German federal government employees and civil servants traveled by plane 10% more in 2019 than the year before, newspaper Welt am Sonntag reported on Sunday, citing data from the Environment Ministry.
Federal government employees took a total of 265,823 individual flights in 2019, compared to 238,607 in 2018.
The data was released by the German Environment Ministry in response to a parliamentary inquiry filed by the country’s business-friendly Free Democratic Party (FDP).
The 2019 figures, however, were lower than those seen in 2017, when federal employees took 276,189 flights.
The numbers do not include flights made by Germany’s air force.
The number of short-haul flights — which have been criticized by climate activists for being particularly bad for the environment — went up by 12% last year to 204,692. The number of medium- and long-haul flights also increased.
In total, people employed by the German state traveled just under 386 million kilometers (240 million miles) by air in 2019, up from 350 million done the year before.
Majority of flights could be done by train
These flights produced carbon dioxide emissions totaling around 213,942 tons, according to Welt am Sonntag.
To compensate for the 2019 emissions, Germany purchased an estimated €1.7 million ($2 million) in CO2 certificates via the European Union’s (EU) Emission Trading Scheme, which allows for the buying and trading of emissions allowances within the bloc.
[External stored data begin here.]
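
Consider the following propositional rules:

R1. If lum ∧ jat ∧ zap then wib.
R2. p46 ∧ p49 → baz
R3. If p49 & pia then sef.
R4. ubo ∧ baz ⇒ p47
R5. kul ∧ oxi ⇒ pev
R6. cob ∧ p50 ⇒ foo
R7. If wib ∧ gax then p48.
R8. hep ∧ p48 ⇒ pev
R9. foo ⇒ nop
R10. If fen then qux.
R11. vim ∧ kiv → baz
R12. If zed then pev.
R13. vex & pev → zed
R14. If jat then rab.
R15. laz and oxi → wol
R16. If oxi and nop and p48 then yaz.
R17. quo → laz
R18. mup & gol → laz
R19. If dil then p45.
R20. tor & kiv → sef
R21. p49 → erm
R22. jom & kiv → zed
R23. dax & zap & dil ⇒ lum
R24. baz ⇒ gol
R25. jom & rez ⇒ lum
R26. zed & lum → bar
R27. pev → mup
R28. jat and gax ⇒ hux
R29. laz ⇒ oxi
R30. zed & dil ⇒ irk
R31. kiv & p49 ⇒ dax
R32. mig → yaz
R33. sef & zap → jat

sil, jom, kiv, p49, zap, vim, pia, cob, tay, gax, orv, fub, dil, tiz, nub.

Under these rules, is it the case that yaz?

Forward chaining from the given facts derives: sef, baz, p45, erm, zed, gol, irk, dax, jat, pev, rab, lum, bar, mup, hux, wib, p48, laz, oxi, wol.
Rules concluding yaz: R16 needs nop; R32 needs mig — none of these are established.

No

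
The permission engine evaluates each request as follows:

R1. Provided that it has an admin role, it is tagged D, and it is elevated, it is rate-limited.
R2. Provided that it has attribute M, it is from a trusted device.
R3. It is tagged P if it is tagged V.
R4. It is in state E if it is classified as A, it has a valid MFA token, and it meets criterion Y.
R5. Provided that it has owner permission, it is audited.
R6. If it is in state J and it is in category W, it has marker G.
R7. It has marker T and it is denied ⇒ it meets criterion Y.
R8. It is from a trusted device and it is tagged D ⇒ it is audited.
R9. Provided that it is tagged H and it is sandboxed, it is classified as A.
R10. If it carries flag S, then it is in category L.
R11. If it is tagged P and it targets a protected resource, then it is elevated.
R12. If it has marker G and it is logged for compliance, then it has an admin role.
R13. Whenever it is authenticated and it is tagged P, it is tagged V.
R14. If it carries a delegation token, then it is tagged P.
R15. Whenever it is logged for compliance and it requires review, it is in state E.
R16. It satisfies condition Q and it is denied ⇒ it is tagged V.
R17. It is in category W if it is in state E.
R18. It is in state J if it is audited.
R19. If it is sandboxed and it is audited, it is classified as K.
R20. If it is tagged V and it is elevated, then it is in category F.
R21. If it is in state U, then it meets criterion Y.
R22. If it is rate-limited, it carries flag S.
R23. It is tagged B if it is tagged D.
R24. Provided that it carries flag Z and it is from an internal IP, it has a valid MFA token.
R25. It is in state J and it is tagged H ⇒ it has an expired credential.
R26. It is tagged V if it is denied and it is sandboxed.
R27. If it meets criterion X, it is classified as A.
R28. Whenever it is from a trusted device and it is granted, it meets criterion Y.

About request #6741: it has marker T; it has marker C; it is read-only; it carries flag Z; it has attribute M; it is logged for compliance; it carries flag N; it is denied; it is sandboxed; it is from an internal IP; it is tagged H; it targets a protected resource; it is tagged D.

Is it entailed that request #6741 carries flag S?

By R2 (it has attribute M): it is from a trusted device.
By R7 (it has marker T, it is denied): it meets criterion Y.
By R8 (it is from a trusted device, it is tagged D): it is audited.
By R9 (it is tagged H, it is sandboxed): it is classified as A.
By R18 (it is audited): it is in state J.
By R24 (it carries flag Z, it is from an internal IP): it has a valid MFA token.
By R26 (it is denied, it is sandboxed): it is tagged V.
By R3 (it is tagged V): it is tagged P.
By R4 (it is classified as A, it has a valid MFA token, it meets criterion Y): it is in state E.
By R11 (it is tagged P, it targets a protected resource): it is elevated.
By R17 (it is in state E): it is in category W.
By R6 (it is in state J, it is in category W): it has marker G.
By R12 (it has marker G, it is logged for compliance): it has an admin role.
By R1 (it has an admin role, it is tagged D, it is elevated): it is rate-limited.
By R22 (it is rate-limited): it carries flag S.

Yes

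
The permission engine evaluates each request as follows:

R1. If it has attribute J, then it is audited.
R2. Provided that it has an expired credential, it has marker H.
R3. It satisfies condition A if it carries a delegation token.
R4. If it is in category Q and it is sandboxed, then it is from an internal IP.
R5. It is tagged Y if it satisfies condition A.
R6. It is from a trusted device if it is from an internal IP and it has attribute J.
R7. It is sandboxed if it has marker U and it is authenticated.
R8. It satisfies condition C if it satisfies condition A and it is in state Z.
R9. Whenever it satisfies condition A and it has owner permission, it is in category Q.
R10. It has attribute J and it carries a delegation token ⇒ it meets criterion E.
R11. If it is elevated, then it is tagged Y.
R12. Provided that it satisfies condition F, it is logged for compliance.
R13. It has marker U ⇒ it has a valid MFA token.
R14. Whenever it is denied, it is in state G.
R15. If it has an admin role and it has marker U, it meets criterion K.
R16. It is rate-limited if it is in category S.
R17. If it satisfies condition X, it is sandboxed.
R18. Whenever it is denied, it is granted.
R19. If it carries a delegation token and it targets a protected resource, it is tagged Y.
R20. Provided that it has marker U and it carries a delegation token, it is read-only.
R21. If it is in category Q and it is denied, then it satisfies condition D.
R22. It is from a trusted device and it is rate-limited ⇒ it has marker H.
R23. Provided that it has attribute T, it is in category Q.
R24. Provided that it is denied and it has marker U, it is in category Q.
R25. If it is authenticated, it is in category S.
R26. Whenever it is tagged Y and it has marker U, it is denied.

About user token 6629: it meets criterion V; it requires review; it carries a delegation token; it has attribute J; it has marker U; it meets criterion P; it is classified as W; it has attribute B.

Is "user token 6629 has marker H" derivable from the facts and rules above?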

One reason for the high number of domestic flights is that many German government authorities have locations in both Berlin, Germany’s capital, and Bonn, the former capital of West Germany — located in the country’s west.
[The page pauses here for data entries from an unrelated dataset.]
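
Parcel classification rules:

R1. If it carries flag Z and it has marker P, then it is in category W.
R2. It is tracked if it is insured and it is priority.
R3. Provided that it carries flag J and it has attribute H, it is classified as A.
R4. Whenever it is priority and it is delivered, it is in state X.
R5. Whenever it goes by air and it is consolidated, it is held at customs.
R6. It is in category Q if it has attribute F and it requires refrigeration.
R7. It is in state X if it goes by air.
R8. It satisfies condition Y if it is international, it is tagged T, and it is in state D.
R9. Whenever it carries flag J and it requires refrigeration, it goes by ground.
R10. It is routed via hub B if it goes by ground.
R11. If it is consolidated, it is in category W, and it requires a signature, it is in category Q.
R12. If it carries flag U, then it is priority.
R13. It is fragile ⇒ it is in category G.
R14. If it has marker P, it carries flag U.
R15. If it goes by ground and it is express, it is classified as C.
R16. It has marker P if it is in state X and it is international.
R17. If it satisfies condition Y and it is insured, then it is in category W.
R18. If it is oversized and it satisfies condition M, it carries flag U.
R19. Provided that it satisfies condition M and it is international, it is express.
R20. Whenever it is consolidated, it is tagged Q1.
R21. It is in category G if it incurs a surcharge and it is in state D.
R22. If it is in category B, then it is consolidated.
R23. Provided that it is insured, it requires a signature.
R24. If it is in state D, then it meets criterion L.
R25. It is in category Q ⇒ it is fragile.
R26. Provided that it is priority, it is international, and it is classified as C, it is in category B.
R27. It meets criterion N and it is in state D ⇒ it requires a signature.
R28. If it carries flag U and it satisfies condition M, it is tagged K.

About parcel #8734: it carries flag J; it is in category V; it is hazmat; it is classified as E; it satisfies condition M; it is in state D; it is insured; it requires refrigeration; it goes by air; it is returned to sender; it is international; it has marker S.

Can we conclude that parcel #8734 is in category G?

Forward chaining from the given facts derives: is in state X, goes by ground, is routed via hub B, has marker P, is express, requires a signature, meets criterion L, carries flag U, is classified as C, is tagged K, is priority, is in category B, is tracked, is consolidated, is held at customs, is tagged Q1.
Rules concluding "it is in category G": R13 needs "it is fragile"; R21 needs "it incurs a surcharge" — none of these are established.

No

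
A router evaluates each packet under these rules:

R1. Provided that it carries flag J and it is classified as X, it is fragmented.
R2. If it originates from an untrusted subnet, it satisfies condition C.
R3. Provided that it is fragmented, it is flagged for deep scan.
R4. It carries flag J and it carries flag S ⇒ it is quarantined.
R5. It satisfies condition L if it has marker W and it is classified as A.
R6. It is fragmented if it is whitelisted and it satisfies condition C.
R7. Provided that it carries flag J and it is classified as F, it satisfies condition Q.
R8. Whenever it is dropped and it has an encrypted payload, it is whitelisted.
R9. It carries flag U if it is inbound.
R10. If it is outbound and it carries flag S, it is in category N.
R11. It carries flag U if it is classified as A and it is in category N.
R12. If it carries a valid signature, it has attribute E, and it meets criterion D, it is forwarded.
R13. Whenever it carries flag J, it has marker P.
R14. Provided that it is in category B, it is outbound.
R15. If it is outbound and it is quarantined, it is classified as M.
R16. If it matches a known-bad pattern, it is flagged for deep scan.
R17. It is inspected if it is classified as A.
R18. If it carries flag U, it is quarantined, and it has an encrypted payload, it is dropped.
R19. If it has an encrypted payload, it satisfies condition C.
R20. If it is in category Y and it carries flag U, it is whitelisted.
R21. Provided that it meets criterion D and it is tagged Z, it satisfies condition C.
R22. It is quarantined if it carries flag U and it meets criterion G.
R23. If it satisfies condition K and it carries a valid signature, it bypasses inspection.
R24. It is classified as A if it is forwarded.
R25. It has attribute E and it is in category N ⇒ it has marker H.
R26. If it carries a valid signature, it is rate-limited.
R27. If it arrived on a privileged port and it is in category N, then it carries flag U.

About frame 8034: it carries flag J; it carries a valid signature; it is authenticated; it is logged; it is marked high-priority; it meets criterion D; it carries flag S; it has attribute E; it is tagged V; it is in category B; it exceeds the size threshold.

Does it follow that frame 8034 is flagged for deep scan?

No

Forward chaining from the given facts derives: is quarantined, is forwarded, has marker P, is outbound, is classified as M, is classified as A, is rate-limited, is in category N, carries flag U, is inspected, has marker H.
Rules concluding "it is flagged for deep scan": R3 needs "it is fragmented"; R16 needs "it matches a known-bad pattern" — none of these are established.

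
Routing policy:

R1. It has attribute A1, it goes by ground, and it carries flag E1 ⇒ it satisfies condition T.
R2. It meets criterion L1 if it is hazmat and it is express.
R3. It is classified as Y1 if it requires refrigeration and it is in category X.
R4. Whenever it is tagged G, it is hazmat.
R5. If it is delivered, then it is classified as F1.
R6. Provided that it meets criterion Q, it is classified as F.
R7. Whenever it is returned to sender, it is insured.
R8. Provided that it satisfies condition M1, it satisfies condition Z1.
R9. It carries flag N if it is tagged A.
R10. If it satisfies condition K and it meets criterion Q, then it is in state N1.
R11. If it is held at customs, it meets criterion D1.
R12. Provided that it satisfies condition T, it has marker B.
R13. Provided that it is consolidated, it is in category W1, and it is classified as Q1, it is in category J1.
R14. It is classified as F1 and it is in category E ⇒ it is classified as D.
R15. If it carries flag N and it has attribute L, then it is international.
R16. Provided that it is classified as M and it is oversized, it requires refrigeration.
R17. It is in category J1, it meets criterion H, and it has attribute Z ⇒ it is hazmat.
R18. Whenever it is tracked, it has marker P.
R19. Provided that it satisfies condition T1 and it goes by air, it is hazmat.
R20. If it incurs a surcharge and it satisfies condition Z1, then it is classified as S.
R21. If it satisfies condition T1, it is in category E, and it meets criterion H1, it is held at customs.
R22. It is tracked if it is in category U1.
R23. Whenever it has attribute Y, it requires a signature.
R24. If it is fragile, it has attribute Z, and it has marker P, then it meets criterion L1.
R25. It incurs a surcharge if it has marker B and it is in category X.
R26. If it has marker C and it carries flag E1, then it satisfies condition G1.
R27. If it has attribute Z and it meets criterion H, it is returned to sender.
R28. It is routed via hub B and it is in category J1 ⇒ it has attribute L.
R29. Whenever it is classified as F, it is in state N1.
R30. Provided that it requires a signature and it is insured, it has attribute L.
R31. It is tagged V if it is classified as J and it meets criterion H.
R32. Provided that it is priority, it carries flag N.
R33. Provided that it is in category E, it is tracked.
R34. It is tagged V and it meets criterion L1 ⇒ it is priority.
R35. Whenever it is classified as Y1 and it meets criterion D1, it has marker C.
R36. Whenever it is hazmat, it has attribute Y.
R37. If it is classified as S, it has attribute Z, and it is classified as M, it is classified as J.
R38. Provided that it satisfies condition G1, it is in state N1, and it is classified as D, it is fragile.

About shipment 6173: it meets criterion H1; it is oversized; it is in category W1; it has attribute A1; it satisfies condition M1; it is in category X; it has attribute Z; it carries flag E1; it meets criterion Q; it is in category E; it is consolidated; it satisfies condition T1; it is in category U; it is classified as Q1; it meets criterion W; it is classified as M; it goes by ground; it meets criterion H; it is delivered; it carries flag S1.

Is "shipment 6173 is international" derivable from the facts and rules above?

By R1 (it has attribute A1, it goes by ground, it carries flag E1): it satisfies condition T.
By R5 (it is delivered): it is classified as F1.
By R6 (it meets criterion Q): it is classified as F.
By R8 (it satisfies condition M1): it satisfies condition Z1.
By R12 (it satisfies condition T): it has marker B.
By R13 (it is consolidated, it is in category W1, it is classified as Q1): it is in category J1.
By R14 (it is classified as F1, it is in category E): it is classified as D.
By R16 (it is classified as M, it is oversized): it requires refrigeration.
By R17 (it is in category J1, it meets criterion H, it has attribute Z): it is hazmat.
By R21 (it satisfies condition T1, it is in category E, it meets criterion H1): it is held at customs.
By R25 (it has marker B, it is in category X): it incurs a surcharge.
By R27 (it has attribute Z, it meets criterion H): it is returned to sender.
By R29 (it is classified as F): it is in state N1.
By R33 (it is in category E): it is tracked.
By R36 (it is hazmat): it has attribute Y.
By R3 (it requires refrigeration, it is in category X): it is classified as Y1.
By R7 (it is returned to sender): it is insured.
By R11 (it is held at customs): it meets criterion D1.
By R18 (it is tracked): it has marker P.
By R20 (it incurs a surcharge, it satisfies condition Z1): it is classified as S.
By R23 (it has attribute Y): it requires a signature.
By R30 (it requires a signature, it is insured): it has attribute L.
By R35 (it is classified as Y1, it meets criterion D1): it has marker C.
By R37 (it is classified as S, it has attribute Z, it is classified as M): it is classified as J.
By R26 (it has marker C, it carries flag E1): it satisfies condition G1.
By R31 (it is classified as J, it meets criterion H): it is tagged V.
By R38 (it satisfies condition G1, it is in state N1, it is classified as D): it is fragile.
By R24 (it is fragile, it has attribute Z, it has marker P): it meets criterion L1.
By R34 (it is tagged V, it meets criterion L1): it is priority.
By R32 (it is priority): it carries flag N.
By R15 (it carries flag N, it has attribute L): it is international.

Yes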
Read more: Germany approves coal phaseout by 2038
This route has accounted for a significant number of employee flights in recent years, the ministry said.
Critics have said that these flights could be avoided with better train connections. Currently, it takes at least 5.5 hours to go between Berlin and Bonn by train.
Chancellor Angela Merkel has previously warned of the dangers of climate change, saying “all that is humanly possible” must be done to stop it.